Figure 2:. Membraneless organelles in the nervous system.

The nervous system relies heavily on MLOs and has a few specialized membraneless compartments, including the postsynaptic density (PSD), the synapsin-synaptic vesicle phase, and the active zone. Neurons use transport granules to move RNAs to sites of local translation. The myelin sheath is dependent on MLOs to transport myelin basic protein mRNA and hold lipid membranes in close proximity with myelin basic protein.

Figure 3:. Hypotheses relating MLOs and aggregate formation in neurodegenerative disease.

A number of hypotheses exist to explain the connection between MLOs and protein inclusions/aggregates found in disease. Increased toxic oligomer/aggregate formation: The high protein concentration in a granule may increase the likelihood that mutant proteins will aggregate and not be dissociated with the rest of the granule. Solidification: What was once a liquid phase may persist and solidify. Accumulation of misfolded proteins: Misfolded or aggregated proteins may accumulate in MLOs. The high concentration inside MLOs may increase the formation of toxic oligomers stochastically, so they are not dissolved when the fluid parts of the granule dissociate.

Figure 4:. Granules and neurodegenerative diseases/associated proteins.

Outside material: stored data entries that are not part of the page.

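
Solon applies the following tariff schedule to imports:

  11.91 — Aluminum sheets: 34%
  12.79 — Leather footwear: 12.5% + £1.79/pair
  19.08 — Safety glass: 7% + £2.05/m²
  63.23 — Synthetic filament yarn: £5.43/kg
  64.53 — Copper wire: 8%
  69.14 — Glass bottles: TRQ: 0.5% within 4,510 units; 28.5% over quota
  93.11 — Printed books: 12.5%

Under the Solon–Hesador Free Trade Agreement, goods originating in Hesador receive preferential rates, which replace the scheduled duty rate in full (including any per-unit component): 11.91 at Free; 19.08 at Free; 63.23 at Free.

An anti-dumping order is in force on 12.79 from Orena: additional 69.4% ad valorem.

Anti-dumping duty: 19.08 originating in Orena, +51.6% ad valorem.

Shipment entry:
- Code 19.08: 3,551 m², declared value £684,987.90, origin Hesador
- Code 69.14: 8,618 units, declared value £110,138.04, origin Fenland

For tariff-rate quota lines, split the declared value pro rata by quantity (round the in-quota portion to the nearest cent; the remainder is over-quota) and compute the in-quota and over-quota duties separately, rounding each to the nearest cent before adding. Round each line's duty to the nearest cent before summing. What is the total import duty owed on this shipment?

£15,250.76

Line 1 (19.08, Hesador, 3,551 m², £684,987.90):
Base rate for 19.08 is 7% + £2.05/m².
Origin Hesador qualifies under the Solon–Hesador agreement and 19.08 is covered: preferential rate Free applies instead.
The additional-duty order on 19.08 targets Orena, not Hesador; it does not apply.
Duty = £684,987.90 × 0% = £0.00.
Line 2 (69.14, Fenland, 8,618 units, £110,138.04):
Code 69.14 is under a tariff-rate quota (threshold 4,510 units). In-quota: 4,510 units at 0.5%; over-quota: 4,108 units at 28.5%.
Pro-rata value split: in-quota = £110,138.04 × 4,510/8,618 = £57,637.80; over-quota = £110,138.04 − £57,637.80 = £52,500.24.
In-quota duty = £57,637.80 × 0.5% = £288.19. Over-quota duty = £52,500.24 × 28.5% = £14,962.57.
Line duty = £288.19 + £14,962.57 = £15,250.76.
Total = £0.00 + £15,250.76 = £15,250.76.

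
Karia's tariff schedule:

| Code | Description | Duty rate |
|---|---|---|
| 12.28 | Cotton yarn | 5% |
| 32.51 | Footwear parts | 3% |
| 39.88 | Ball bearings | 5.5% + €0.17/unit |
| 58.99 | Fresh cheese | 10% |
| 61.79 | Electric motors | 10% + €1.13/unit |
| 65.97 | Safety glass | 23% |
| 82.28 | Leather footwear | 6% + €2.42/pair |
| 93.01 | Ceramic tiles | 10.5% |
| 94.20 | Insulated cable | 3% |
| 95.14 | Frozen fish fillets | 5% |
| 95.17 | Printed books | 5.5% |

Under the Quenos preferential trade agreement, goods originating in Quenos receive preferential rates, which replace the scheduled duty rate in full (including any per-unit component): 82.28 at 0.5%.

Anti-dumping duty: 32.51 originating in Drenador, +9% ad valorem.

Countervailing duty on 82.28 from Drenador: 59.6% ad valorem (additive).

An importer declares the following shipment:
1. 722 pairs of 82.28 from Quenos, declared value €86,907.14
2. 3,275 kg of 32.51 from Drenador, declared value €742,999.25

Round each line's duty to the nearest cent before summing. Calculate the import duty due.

€89,594.45

Line 1 (82.28, Quenos, 722 pairs, €86,907.14):
Base rate for 82.28 is 6% + €2.42/pair.
Origin Quenos qualifies under the Karia–Quenos agreement and 82.28 is covered: preferential rate 0.5% applies instead.
The additional-duty order on 82.28 targets Drenador, not Quenos; it does not apply.
Duty = €86,907.14 × 0.5% = €434.54.
Line 2 (32.51, Drenador, 3,275 kg, €742,999.25):
Base rate for 32.51 is 3%.
Additional duty on 32.51 from Drenador: +9%. Applied ad valorem rate: 3% + 9% = 12%.
Duty = €742,999.25 × 12% = €89,159.91.
Total = €434.54 + €89,159.91 = €89,594.45.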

(A) Neurodegenerative disease-associated proteins grouped by the type of granule where they have been identified in cells (stress or transport granules) or whether they are capable of undergoing LLPS in vitro. (B) Neurodegenerative diseases grouped by the type of granule(s) that has been implicated in that disease. Fragile X has been added to the schematic given the roles of FMRP, its associated protein, as an mRNA transport granule component and the recently raised possibility that it undergoes LLPS (see main text).